I'm holding out for a magnetic ribbon that says "Fight For Your Right To Party". At least that something I believe in.

6 comments:

Michelle said...

Hmm...really thoughtful post, though while god is dead for some, and patriotism is a ghost long buried, I think that some going over to Iraq willingly. A few really are commited to the cause of 'winning the war' and are even willing to lose their lives to do it.(most however, are lied to recruitment agents and think that they're getting a good deal for college) You may be interested in my other blog: http://criticalchatter.blogspot.com

I'll try to post something on the Iraq situation within two weeks or so.(big presentation coming up and a philosophy paper to finish)

Otto Man said...

Great post. The irony of Bush loving a song denouncing him has always been a favorite of mine.

Anonymous said...

And everytime the song "God Bless America" get used, the Boy Scouts of American collect royalties. Irving Berlin donated the rights to the song to them so they could use the money to discriminate against atheists and homosexuals. Lately, however, it seems as though God is knocking the Boy Scouts dead on a mass scale and regular basis.

Lew Scannon said...

If God knocked out those who discrimnate against Atheists and gays, there'd be no Republican party!

Anonymous said...

Well I have one thing to pick at: the Amnesty issue. how come we say
-mass deportation of the 20m here is impossible and expesnive and inhumane

-that anything else no amtter what it looks like or sounds like...is amnesty and "bad"
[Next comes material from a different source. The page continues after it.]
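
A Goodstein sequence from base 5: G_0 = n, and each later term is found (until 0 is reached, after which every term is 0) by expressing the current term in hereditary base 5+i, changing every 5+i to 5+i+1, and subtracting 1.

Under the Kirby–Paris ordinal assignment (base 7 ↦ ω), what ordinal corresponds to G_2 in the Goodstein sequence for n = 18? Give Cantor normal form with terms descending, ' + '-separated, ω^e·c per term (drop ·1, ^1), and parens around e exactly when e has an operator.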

This has been a prevailing theme. Anything short of that has been called amnesty. I wish somebody would describe whay will not be called "amnesty" that still avoids mass deportation...

Anonymous said...

I actually find just the phrase "God Bless America" to be somewhat offensive. Used as you suggest, to indicate that this country is favorved, or worse preferable, to all other countries is more hubris than I can usually stomach.